Before I quit my job and moved back to Sweden, I made a list – savings, startup ideas, plans to study further, even a new workout routine. I also believed that my experience and skills would make the transition easier. I thought it would be a period of flexibility, balance and more time for me and my family. But you never really know what’s waiting for you.
A higher unemployment rate, a competitive job market, mental health preparation and the Swedish system – none of that was on my list. And slowly, my preparation started feeling useless. My confidence didn’t disappear all at once. It just got worn down, gradually, until I found myself in a place I recognised from before – lost.
What Starting Over actually felt like
The first thing I noticed was how difficult it is to stay productive when nobody gives you structure anymore.
When you work full time, your days move automatically. You wake up at 6 AM, get to work by 8, jump from meetings to fika to deadlines, and suddenly the day is over. Even when work is stressful, there is structure holding everything together quietly in the background.
Now you are the one responsible for creating the structure yourself every single day. And surprisingly, that turned out to be one of the hardest parts for me.
Some mornings I would wake up with a proper plan: update my CV, apply for jobs, network, study, work on ideas, maybe exercise. Then somehow the day would disappear, and by evening I would feel like I had accomplished almost nothing.
Flexibility is not as easy as it sounds. Corporation has taught me so well how to accomplish specific tasks within a specific timeline, now when I have the full ownership of my time, I struggle to manage it. No to-do list, no deadline, no location. It is me that drives my calendar, my day and it is also me who will evaluate my tasks. That is when I started struggling.
Job searching also became much tougher emotionally than I expected. Every application carries hope with it, especially the positions where you genuinely believe you are a strong match. So when rejection emails arrive, they hit harder than you imagine.
There were days when I stayed under a blanket almost the entire day after receiving rejections from jobs I had high expectations for. Not dramatic crying or emotional breakdowns. Just disappointment, exhaustion, and this quiet feeling of becoming less confident little by little.
That part surprised me the most. Job searching has a very quiet way of making you doubt yourself. After enough rejections, your inner voice slowly changes tone. You begin questioning decisions that once felt completely right.

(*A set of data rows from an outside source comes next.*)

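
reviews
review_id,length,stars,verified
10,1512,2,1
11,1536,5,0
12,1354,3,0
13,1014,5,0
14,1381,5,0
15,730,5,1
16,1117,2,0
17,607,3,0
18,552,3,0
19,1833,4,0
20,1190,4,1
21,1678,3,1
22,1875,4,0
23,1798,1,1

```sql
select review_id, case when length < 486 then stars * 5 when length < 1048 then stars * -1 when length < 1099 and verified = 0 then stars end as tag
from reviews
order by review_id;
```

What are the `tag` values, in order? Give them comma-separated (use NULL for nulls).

review_id=10: (no match → NULL) → NULL
review_id=11: (no match → NULL) → NULL
review_id=12: (no match → NULL) → NULL
review_id=13: length < 1048 → -5
review_id=14: (no match → NULL) → NULL
review_id=15: length < 1048 → -5
review_id=16: (no match → NULL) → NULL
review_id=17: length < 1048 → -3
review_id=18: length < 1048 → -3
review_id=19: (no match → NULL) → NULL
review_id=20: (no match → NULL) → NULL
review_id=21: (no match → NULL) → NULL
review_id=22: (no match → NULL) → NULL
review_id=23: (no match → NULL) → NULL

NULL, NULL, NULL, -5, NULL, -5, NULL, -3, -3, NULL, NULL, NULL, NULL, NULL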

Then there were the practical surprises. Because I’d been abroad for more than six months, I no longer qualified for support from either Försäkringskassan or Akassan when I came back. Although I had savings, it was still a shock. After eight years of working and paying into A-kassan, I discovered that when I actually needed the support, I wasn’t eligible for it because I had lived outside the EU and had not been employed by a Swedish company for more than six months.
The loss of that financial safety net hit me hard. If you’re planning to move abroad from Sweden and think you might return one day, make sure you carefully consider your backup plan in case you become unemployed. Understanding how time spent abroad may affect your eligibility for unemployment benefits is important before making the move.
Lessons I have learned from job searching and re-settling down
Lession 1 – choose a goal alongside your job search
The biggest lesson from this period is that your feelings become the hardest thing to manage, not the practical problems. You apply again, rewrite the CV, adjust plans, or try another direction. But emotionally, it is much harder to stay steady when your confidence keeps getting tested repeatedly.
I underestimated how much routine affects mental health. When you no longer need to wake up early, go to work, you suddenly realise how much external structure was helping you function. Without it, even simple tasks require discipline and energy.
That is why I started trying to create smaller goals for myself again.
One thing that helped was working toward getting my driving license. It sounds small, but having something concrete with deadlines, lessons, progress, and clear results made me feel functional again. It forced me to leave the apartment, focus on something practical, and when I passed the theory test, I felt genuinely happy for the first time in a while.
Not because it solved my life, but because it reminded me I was still moving forward somehow.
Lession 2 – Things usually work out, even when you can’t see how
I often compare my feelings now at 38 with how I felt at 27 after finishing my Master’s degree and trying to get a job to stay in Sweden. Back then, life also felt uncertain. I remember those cloudy days when I did not know where life was going or whether things would work out. The difference now is that I have already lived through uncertainty before.
At 27, uncertainty felt terrifying because I had no proof things would eventually work out. At 38, even though I still feel lost sometimes, a part of me knows that life somehow moves forward anyway. Not always according to plan, but forward.
So now I try to worry less. I tell myself that even though I do not know how or when, things will eventually be okay.
And maybe this period is not only about rebuilding a career. Maybe it is also a rare opportunity to rethink what I actually want, learn things I never had time for before, and finally do some of the things I kept postponing while life was busy.
Maybe that is what starting over at 38 actually looks like.
Not a beautiful reinvention story with instant clarity, but standing up again with a slightly more mature head every time life knocks you down. Slowly rebuilding confidence while continuing forward even when things still feel uncertain.